Allosteric inhibition of Taspase1's pathobiological activity by enforced dimerization in vivo

Abstract

Taspase1 mediates cleavage of the mixed lineage leukemia (MLL) protein and leukemia-provoking MLL fusions and promotes solid malignancies. Currently, no effective and specific Taspase1 inhibitors are available, precluding its therapeutic exploitation. As the Taspase1 proenzyme is autoproteolytically cleaved and assumed to assemble into an active αββα heterodimer, we attempted to interfere with its activity by targeting Taspase1's dimerization. Notably, enforced expression of inactive Taspase1 mutants, aiming to inhibit formation of active protease dimers, was not inhibitory. Immunoprecipitation, gel filtration, and in vivo protein interaction assays revealed that active Taspase1 exists predominantly as an αβ monomer in living cells, providing an explanation why overexpression of inactive mutants was not trans-dominant.

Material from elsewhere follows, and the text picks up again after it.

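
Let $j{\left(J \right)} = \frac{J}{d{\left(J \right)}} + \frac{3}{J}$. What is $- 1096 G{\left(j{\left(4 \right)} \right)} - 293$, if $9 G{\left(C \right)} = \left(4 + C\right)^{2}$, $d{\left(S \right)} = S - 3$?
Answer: $- \frac{173099}{18} \approx -9616.6$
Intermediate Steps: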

To alternatively test the biological consequences of enforced dimerization, we engineered Taspase1 variants containing the Jun/Fos dimerization motif. In absence of the respective interaction partners, the protease fusions were fully active, while enforcing dimerization by coexpression significantly inhibited processing of several target proteins in living cells. Our study provides the first evidence that Taspase1 is already active as an αβ monomer, arguing against heterocomplex formation being required for its pathobiological activity. Thus, it clearly supports strategies aiming to inhibit the cancer-promoting activity of Taspase1 by the identification of chemical decoys enforcing its dimerization.